Sphingomyelin Slows Interfacial Hydrogen-bonding Dynamics in Lipid Membranes

Hydrogen bonding at lipid interfaces partly determines membrane structure, heterogeneity, and dynamics. Given the chemical diversity of lipids, it is important to understand the relationship between lipid composition and interfacial H-bond dynamics. Here we investigate the role of palmitoyl sphingomyelin (PSM) in modulating interfacial H-bond networks in binary mixtures with dipalmitoyl phosphatidylcholine (DPPC) using a combination of ultrafast two-dimensional infrared (2D IR) spectroscopy and molecular dynamics (MD) simulations. We find that analysis of 2D IR spectra of the amide carbonyl is subtle, requiring a careful accounting of the heterogeneous H-bond environment of the amide.
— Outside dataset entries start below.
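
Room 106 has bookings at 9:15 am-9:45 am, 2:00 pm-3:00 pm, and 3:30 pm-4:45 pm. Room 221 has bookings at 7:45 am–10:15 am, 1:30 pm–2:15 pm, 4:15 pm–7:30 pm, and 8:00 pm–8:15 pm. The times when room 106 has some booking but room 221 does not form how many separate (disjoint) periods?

A \ B = 2:15 pm–3:00 pm, 3:30 pm–4:15 pm.
That is 2 disjoint pieces.

2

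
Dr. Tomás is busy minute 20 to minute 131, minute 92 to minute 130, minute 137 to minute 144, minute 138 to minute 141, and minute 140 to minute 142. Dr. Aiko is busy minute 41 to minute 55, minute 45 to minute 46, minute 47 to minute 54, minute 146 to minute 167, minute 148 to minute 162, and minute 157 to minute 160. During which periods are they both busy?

minute 41 to minute 55

A, merged: minute 20 to minute 131, minute 137 to minute 144.
B, merged: minute 41 to minute 55, minute 146 to minute 167.
minute 20 to minute 131 meets the second set on minute 41 to minute 55.
minute 137 to minute 144: no overlap with the second set.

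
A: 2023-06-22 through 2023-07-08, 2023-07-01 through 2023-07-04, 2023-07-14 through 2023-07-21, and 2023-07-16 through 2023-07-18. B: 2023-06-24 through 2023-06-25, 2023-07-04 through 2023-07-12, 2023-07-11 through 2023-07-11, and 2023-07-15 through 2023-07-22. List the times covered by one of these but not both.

2023-06-22 through 2023-06-23, 2023-06-26 through 2023-07-03, 2023-07-09 through 2023-07-12, 2023-07-14 through 2023-07-14, 2023-07-22 through 2023-07-22

A, merged: 2023-06-22 through 2023-07-08, 2023-07-14 through 2023-07-21.
B, merged: 2023-06-24 through 2023-06-25, 2023-07-04 through 2023-07-12, 2023-07-15 through 2023-07-22.
A \ B = 2023-06-22 through 2023-06-23, 2023-06-26 through 2023-07-03, 2023-07-14 through 2023-07-14.
B \ A = 2023-07-09 through 2023-07-12, 2023-07-22 through 2023-07-22.
Union of the two gives the symmetric difference.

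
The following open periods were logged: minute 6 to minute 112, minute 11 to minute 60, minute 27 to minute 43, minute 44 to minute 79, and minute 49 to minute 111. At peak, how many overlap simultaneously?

Walk the sorted start/end points keeping a running depth.
The depth first hits 4 at minute 49.

4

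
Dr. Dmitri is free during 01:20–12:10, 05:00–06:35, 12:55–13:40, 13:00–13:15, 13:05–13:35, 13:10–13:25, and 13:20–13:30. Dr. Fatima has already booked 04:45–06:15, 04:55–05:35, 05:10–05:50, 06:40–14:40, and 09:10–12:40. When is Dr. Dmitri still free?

01:20–04:45, 06:15–06:40

First set merges to 01:20–12:10, 12:55–13:40.
Second set merges to 04:45–06:15, 06:40–14:40.
01:20–12:10 \ B = 01:20–04:45, 06:15–06:40.
12:55–13:40: entirely removed.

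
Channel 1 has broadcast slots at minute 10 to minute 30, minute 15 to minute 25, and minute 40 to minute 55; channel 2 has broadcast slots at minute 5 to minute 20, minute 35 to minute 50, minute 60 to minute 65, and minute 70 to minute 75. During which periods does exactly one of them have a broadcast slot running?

First set merges to minute 10 to minute 30, minute 40 to minute 55.
A but not B: minute 20 to minute 30, minute 50 to minute 55.
B but not A: minute 5 to minute 10, minute 35 to minute 40, minute 60 to minute 65, minute 70 to minute 75.
Combining gives A △ B.

minute 5 to minute 10, minute 20 to minute 30, minute 35 to minute 40, minute 50 to minute 55, minute 60 to minute 65, minute 70 to minute 75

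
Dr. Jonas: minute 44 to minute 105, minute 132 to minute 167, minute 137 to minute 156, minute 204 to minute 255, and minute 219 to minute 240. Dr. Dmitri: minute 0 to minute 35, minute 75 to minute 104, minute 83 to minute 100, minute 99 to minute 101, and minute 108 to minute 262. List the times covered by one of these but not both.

Merge the first list: minute 44 to minute 105, minute 132 to minute 167, minute 204 to minute 255.
Merge the second list: minute 0 to minute 35, minute 75 to minute 104, minute 108 to minute 262.
A \ B = minute 44 to minute 75, minute 104 to minute 105.
B \ A = minute 0 to minute 35, minute 108 to minute 132, minute 167 to minute 204, minute 255 to minute 262.
Union of the two gives the symmetric difference.

minute 0 to minute 35, minute 44 to minute 75, minute 104 to minute 105, minute 108 to minute 132, minute 167 to minute 204, minute 255 to minute 262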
The amide groups in PSM, acting as H-bond donors, partially replace water-mediated interactions at lipid carbonyls, with the number of lipid-lipid H-bonds constituting up to 20% of the total. These interactions create comparatively stable hydrogen-bond networks that significantly slow interfacial dynamics. The comparison between experiments and simulations reveals composition-dependent H-bond ensembles for ester and amide carbonyls, with increased H-bond populations and slower dynamics with higher PSM concentrations. 2D IR spectra show that interfacial H-bond dynamics slow by up to 45% in an equimolar mixture of the two lipids compared to DPPC alone. This study highlights PSM's dual role in H-bonding, which increases membrane viscosity and stabilizes lipid interfaces, providing molecular insights into the role of sphingolipids in cell membranes. These findings further emphasize the synergy of experimental and computational approaches for extracting molecular-level insights into interfacial lipid-lipid and lipid-water interactions in heterogeneous membranes.